Landecker Foundation awards $13 million to Hebrew University

Landecker Foundation awards $13 million to Hebrew University

The Alfred Landecker Foundation in Berlin has announced a $13 million grant to the Hebrew University of Jerusalem in support of initiatives focused on the causes and consequences of the Holocaust and the study of human rights, minority protection, the rule of law, and reparations for historical wrongs and injustices.

The grant will fund three new initiatives at the university, including the Jacob Robinson Institute for the History of Legal Thought and Practice, named for the historian who served as a consultant in the Nuremberg war crime trials and worked on the prosecution of Nazi murderers such as Adolf Eichmann. Robinson subsequently participated in the drafting of the reparations agreement between Israel, the Jewish People, and Germany, and helped establish the research arm of Yad Vashem

The grant also will establish the Landecker-Benjamin B. Ferencz Chair in the Study of Protection of Minorities and Vulnerable Groups, named for the American lawyer who investigated Nazi war crimes and advocated for the establishment of the International Criminal Court, and the Alfred Landecker Digital Humanities Lab, which will research oral testimonies of survivors of mass crimes, and will provide funding for the university's Minerva Center for Human Rights.

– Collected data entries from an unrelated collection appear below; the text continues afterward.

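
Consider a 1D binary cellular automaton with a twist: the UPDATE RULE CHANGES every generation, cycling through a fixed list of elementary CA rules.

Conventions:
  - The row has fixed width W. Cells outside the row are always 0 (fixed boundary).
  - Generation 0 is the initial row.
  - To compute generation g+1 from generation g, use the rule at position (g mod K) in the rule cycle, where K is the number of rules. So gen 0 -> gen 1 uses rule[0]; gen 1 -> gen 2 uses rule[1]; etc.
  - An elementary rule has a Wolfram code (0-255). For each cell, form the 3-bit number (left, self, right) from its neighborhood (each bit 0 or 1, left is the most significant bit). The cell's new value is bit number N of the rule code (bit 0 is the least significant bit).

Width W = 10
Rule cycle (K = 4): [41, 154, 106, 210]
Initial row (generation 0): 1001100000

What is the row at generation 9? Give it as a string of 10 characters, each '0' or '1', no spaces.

Gen 0: 1001100000
Gen 1 (rule 41): 0001001111
Gen 2 (rule 154): 0010111110
Gen 3 (rule 106): 0101100010
Gen 4 (rule 210): 1000110101
Gen 5 (rule 41): 0010101010
Gen 6 (rule 154): 0100000001
Gen 7 (rule 106): 1000000010
Gen 8 (rule 210): 0100000101
Gen 9 (rule 41): 0001110010

Answer: 0001110010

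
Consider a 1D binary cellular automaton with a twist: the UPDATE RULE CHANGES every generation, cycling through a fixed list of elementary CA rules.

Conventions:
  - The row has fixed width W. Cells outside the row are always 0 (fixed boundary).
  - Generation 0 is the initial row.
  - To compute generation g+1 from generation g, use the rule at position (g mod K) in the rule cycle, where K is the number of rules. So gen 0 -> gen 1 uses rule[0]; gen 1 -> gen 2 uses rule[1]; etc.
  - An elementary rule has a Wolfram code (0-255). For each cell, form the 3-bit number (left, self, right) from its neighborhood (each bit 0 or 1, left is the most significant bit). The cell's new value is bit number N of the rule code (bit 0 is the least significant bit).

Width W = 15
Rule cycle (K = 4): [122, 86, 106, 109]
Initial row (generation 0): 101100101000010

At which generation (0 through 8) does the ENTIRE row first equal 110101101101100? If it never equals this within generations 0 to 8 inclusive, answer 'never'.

Gen 0: 101100101000010
Gen 1 (rule 122): 011111010100101
Gen 2 (rule 86): 100001010111101
Gen 3 (rule 106): 000010101100110
Gen 4 (rule 109): 111011111100110
Gen 5 (rule 122): 101110000111111
Gen 6 (rule 86): 100011001000001
Gen 7 (rule 106): 000111010000010
Gen 8 (rule 109): 110101110111010

Answer: never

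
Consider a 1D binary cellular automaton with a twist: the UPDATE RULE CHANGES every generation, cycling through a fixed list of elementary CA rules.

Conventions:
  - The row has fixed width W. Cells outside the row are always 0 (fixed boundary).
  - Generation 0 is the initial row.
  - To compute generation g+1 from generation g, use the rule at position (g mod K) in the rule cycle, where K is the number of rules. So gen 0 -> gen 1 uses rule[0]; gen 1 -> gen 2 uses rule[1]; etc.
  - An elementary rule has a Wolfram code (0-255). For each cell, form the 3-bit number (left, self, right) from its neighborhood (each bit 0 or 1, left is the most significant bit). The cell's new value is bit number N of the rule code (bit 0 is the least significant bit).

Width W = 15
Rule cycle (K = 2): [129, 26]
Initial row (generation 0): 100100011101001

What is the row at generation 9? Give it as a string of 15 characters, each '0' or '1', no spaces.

Gen 0: 100100011101001
Gen 1 (rule 129): 000001001000000
Gen 2 (rule 26): 000010110100000
Gen 3 (rule 129): 111000000001111
Gen 4 (rule 26): 100100000011000
Gen 5 (rule 129): 000001111000011
Gen 6 (rule 26): 000011000100110
Gen 7 (rule 129): 111000010000000
Gen 8 (rule 26): 100100101000000
Gen 9 (rule 129): 000000000011111

Answer: 000000000011111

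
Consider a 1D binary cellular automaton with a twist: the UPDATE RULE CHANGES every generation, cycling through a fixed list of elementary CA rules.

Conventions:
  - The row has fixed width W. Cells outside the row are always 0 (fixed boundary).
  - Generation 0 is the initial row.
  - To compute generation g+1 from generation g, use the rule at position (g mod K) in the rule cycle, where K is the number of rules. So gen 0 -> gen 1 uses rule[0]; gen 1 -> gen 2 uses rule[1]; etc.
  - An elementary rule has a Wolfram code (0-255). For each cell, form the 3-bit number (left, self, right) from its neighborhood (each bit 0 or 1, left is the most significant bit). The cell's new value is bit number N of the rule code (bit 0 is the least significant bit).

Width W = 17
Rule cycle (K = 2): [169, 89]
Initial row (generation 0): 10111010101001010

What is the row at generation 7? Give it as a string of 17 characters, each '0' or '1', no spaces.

Answer: 11000110100011110

Derivation:
Gen 0: 10111010101001010
Gen 1 (rule 169): 01110101010000100
Gen 2 (rule 89): 01010000001110011
Gen 3 (rule 169): 00100111101100010
Gen 4 (rule 89): 10010100101111001
Gen 5 (rule 169): 00001000011110000
Gen 6 (rule 89): 11100111010011111
Gen 7 (rule 169): 11000110100011110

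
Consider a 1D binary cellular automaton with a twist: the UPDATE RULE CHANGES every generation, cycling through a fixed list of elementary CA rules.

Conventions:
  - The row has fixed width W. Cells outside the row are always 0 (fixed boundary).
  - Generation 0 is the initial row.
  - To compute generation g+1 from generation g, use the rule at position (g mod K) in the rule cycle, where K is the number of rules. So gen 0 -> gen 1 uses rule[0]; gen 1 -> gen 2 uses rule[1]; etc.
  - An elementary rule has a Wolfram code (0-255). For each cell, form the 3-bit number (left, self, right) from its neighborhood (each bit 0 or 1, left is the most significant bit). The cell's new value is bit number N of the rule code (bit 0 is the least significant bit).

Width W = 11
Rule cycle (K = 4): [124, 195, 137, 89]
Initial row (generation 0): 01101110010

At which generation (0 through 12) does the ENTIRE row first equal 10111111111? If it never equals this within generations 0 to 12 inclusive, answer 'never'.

Answer: 4

Derivation:
Gen 0: 01101110010
Gen 1 (rule 124): 01111011011
Gen 2 (rule 195): 10111001001
Gen 3 (rule 137): 00110000000
Gen 4 (rule 89): 10111111111
Gen 5 (rule 124): 11100000001
Gen 6 (rule 195): 01101111110
Gen 7 (rule 137): 01001111100
Gen 8 (rule 89): 00101000111
Gen 9 (rule 124): 00111100101
Gen 10 (rule 195): 11011101000
Gen 11 (rule 137): 10011000011
Gen 12 (rule 89): 01011111011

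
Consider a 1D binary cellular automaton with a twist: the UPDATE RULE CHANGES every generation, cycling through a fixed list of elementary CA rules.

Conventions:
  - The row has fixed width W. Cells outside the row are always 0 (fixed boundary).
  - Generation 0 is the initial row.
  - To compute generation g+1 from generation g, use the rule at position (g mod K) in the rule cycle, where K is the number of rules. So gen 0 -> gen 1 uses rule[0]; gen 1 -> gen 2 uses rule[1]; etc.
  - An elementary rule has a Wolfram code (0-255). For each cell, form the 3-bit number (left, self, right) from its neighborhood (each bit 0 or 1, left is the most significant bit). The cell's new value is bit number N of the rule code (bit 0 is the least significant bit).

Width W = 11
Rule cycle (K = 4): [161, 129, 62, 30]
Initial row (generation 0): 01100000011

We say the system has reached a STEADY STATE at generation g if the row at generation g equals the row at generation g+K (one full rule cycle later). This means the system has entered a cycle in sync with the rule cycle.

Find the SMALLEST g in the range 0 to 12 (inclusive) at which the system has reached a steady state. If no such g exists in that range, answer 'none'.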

The collaboration with the university is one of the first major projects launched by the foundation as part of its commitment to create an international academic network dedicated to investigating key aspects of the protection of democratic values, pluralism, and ethnic, religious, and cultural minorities in an era of nationalism and emerging authoritarianism. Established in 2019 by the Reimann family, which owns several well-known consumer brands, including Krispy Kreme and Peet's Coffee, through the privately held JAB Holding Co. — formerly the Benckiser company, whose corporate leaders were ardent supporters of Adolf Hitler and supported the use of forced labor in their factories during World War II — the foundation is dedicated to keeping "the memory of the Holocaust alive and to draw motivation from it to enlighten ourselves and others in order to combat antisemitic, racist, and antidemocratic trends."

"I'm proud that at the very beginning of my assignment as the CEO of the Alfred Landecker Foundation, our first major donation goes to one of the world's outstanding and Israel's leading academic institution, [t]he Hebrew University of Jerusalem," said Andreas Eberhardt. "The foundation gladly supports the research and scholarly dissemination of legal and historical questions related to both the establishment and strengthening of human rights, individual as well collective rights. These subject matters were at the core interest and activity of leading Jewish legal scholars throughout the conflict-ridden twentieth century. That legacy has to be continued, strengthened, and applied during exceptionally precarious times."